Della Tres, nel testo, non si sa quasi nulla; si dice soltanto: “Una società che si propone di ristabilire finalmente i contatti con le cavallerie spirituali di fedi diverse. O che stimola i conflitti per bloccare tutto e pescare nel torbido”.
In pratica, mi ritrovai nel libro nei panni del professor Camestres, uno dei diabolici. Su ciò non c’erano dubbi, poiché venivano riportati alcuni passi di un mio libro edito nel 1985. Inoltre, mi accorsi che il nome Camestres poteva essere diviso in due parole: Cames e Tres. Il messaggio mi apparve subito chiaro: il professor Camestres era il personaggio-chiave del libro… il Capo segreto della Tres.
Infine, mi accorsi che gli altri sette diabolici erano individui realmente esistenti, tutti individui che conoscevo, come ad esempio il mio amico Pier Carpi (nel romanzo citato con il nome Pier) ex membro della disciolta Loggia massonica P2, o che avrei conosciuto poco dopo, come il conte Licio Gelli (nel romanzo con il cognome Agliè) ex Capo della disciolta Loggia massonica P2.

Cosa fare?
Cosa fare? Il non-fare del fare, questo dovevo fare. Allora decisi di rivolgermi ad un avvocato.
Il giorno 6 dicembre, Galbix ed io, ci recammo da un avvocato di Rovigo per esporre l’intera vicenda. L’avvocato mi consigliò di sporgere querela per diffamazione nei confronti di Umberto Eco… accettai e la querela venne redatta.
Qualche cosa, però, non mi tornava, era mai possibile che uno scrittore famoso come Umberto Eco mi attaccasse così deliberatamente? Sarebbe stata la mossa di uno stupido… e stupido non lo era. Ci doveva essere qualche cosa sotto e allora cercai di ricordare tutti gli accadimenti degli ultimi anni.

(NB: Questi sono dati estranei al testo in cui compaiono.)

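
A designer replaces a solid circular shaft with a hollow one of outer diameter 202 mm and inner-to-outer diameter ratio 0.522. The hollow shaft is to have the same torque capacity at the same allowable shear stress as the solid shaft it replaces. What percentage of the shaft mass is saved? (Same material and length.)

23.4 %

Equal τ_max and T ⇒ the solid shaft needs d_s³ = d_o³(1−k⁴), so d_s = 202·(1−0.522⁴)^(1/3) = 196.9 mm.
Area ratio A_h/A_s = d_o²(1−k²)/d_s² = (1−k²)/(1−k⁴)^(2/3) = 0.7659.
Mass saving = 1 − 0.7659 = 23.4 %.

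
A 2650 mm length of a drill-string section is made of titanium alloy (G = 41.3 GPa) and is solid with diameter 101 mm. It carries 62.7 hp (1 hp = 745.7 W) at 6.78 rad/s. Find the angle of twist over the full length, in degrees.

ω = 6.78 rad/s, so T = P/ω = 62.7×745.7 / 6.780 = 6896 N·m.
J = πd⁴/32 = π(0.101)⁴/32 = 1.022×10^-5 m⁴.
θ = T·L/(G·J) = 6896 × 2.65 / (41.3×10⁹ × 1.022×10^-5) = 0.04331 rad.

2.48°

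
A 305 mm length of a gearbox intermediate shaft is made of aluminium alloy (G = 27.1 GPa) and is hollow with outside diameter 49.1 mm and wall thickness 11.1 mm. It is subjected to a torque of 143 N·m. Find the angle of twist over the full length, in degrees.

J = π(d_o⁴ − d_i⁴)/32 = π(0.0491⁴ − 0.0269⁴)/32 = 5.192×10^-7 m⁴.
θ = T·L/(G·J) = 143.0 × 0.305 / (27.1×10⁹ × 5.192×10^-7) = 3.100×10^-3 rad.

0.178°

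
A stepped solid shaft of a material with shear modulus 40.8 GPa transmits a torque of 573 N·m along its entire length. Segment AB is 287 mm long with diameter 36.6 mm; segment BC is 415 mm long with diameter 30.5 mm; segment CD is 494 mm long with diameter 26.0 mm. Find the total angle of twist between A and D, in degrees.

J_AB = π(0.0366)⁴/32 = 1.76×10^-7 m⁴; J_BC = π(0.0305)⁴/32 = 8.50×10^-8 m⁴; J_CD = π(0.0260)⁴/32 = 4.49×10^-8 m⁴.
θ = (T/G)·Σ L_i/J_i = (573.0/40.8×10⁹)·(0.287/1.76×10^-7 + 0.415/8.50×10^-8 + 0.494/4.49×10^-8) = 0.2461 rad.

14.1°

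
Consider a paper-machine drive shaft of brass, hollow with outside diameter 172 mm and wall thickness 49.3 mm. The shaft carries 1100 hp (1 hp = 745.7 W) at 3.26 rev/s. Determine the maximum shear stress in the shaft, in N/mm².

41.5 N/mm²

ω = 2π·3.26 = 20.48 rad/s, so T = P/ω = 1100×745.7 / 20.48 = 40050 N·m.
J = π(d_o⁴ − d_i⁴)/32 = π(0.172⁴ − 0.0734⁴)/32 = 8.307×10^-5 m⁴.
τ_max = T·r/J = 40050 × 0.0860 / 8.307×10^-5 = 4.146×10^7 Pa.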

Ricordai che nel 1982 mi ero recato da un editore di Torino per proporgli la quinta pubblicazione del Liber Legis. Inoltre gli parlai del Liber AHBH e dato che lo avevo appresso gli lessi qualche passo. L’editore mi chiese se poteva prendere nota di alcune frasi contenute nel libro ed io accettai.

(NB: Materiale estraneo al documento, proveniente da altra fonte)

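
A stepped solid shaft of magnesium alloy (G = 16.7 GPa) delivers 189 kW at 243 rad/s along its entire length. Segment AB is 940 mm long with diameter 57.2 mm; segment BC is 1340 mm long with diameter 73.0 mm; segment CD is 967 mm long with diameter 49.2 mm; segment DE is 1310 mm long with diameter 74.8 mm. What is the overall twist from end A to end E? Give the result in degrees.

9.29°

ω = 243 rad/s, so T = P/ω = 189×10³ / 243.0 = 777.8 N·m.
J_AB = π(0.0572)⁴/32 = 1.05×10^-6 m⁴; J_BC = π(0.0730)⁴/32 = 2.79×10^-6 m⁴; J_CD = π(0.0492)⁴/32 = 5.75×10^-7 m⁴; J_DE = π(0.0748)⁴/32 = 3.07×10^-6 m⁴.
θ = (T/G)·Σ L_i/J_i = (777.8/16.7×10⁹)·(0.940/1.05×10^-6 + 1.34/2.79×10^-6 + 0.967/5.75×10^-7 + 1.31/3.07×10^-6) = 0.1622 rad.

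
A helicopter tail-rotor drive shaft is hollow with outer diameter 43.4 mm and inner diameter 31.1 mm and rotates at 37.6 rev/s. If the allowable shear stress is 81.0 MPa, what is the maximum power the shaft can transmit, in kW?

J = π(d_o⁴ − d_i⁴)/32 = π(0.0434⁴ − 0.0311⁴)/32 = 2.565×10^-7 m⁴.
T_max = τ_allow·J/r = 8.10×10^7 × 2.565×10^-7 / 0.0217 = 957.3 N·m.
ω = 2π·37.6 = 236.2 rad/s, so P_max = T_max·ω = 2.262×10^5 W.

226 kW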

La mia prodigiosa memoria mi consentì di ricordare che erano proprio quelle le frasi contenute nel libro “Il pendolo di Foucault”. Ciò apriva una nuova prospettiva sull’intera vicenda: Umberto Eco, apparentemente, non aveva copiato dal mio libro edito nel 1985, ma aveva attinto, in qualche modo, a quelle informazioni. Ciò mi portò a concludere che il romanzo di Umberto Eco era stato modellato sulla base di fatti realmente accaduti.

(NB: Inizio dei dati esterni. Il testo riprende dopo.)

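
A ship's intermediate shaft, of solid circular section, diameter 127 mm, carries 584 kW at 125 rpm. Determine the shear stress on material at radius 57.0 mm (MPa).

ω = 2π·125/60 = 13.09 rad/s, so T = P/ω = 584×10³ / 13.09 = 44610 N·m.
J = πd⁴/32 = π(0.127)⁴/32 = 2.554×10^-5 m⁴.
Shear stress varies linearly with radius: τ = T·r/J = 44610 × 0.0570 / 2.554×10^-5 = 9.957×10^7 Pa.

99.6 MPa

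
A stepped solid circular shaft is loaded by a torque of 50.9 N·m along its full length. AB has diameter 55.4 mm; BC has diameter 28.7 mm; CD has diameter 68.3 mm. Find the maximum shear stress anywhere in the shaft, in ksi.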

Alla luce di ciò che era emerso non potevo più sporgere la querela per diffamazione: Umberto Eco, per quanto poteva sembrare, non voleva colpire Frank Ripel… aveva soltanto attinto a dei dati quando io non ero ancora uno scrittore noto. E allora decisi di non presentare la querela.
Umberto Eco, tramite il suo libro, lanciava un’esca ed io avevo abboccato senza abboccare… recandomi dall’avvocato di Rovigo avevo fatto “il non-fare del fare”.
In definitiva, con il mio non-fare del fare avevo avviato un meccanismo ad orologeria, avevo messo in moto il Pendolo, infatti, nel mese di dicembre si manifestarono dei terremoti, come quello del 6 dicembre in Armenia; inoltre si manifestò un Segno Divino: nel cielo apparve una sfera d’energia verde che annunciò la caduta dell’ideologia comunista, ed io iniziai ad interagire con l’Arca dell’Alleanza Celeste… la Sinarchia, nell’arco di due anni, abbatté il comunismo nel mondo.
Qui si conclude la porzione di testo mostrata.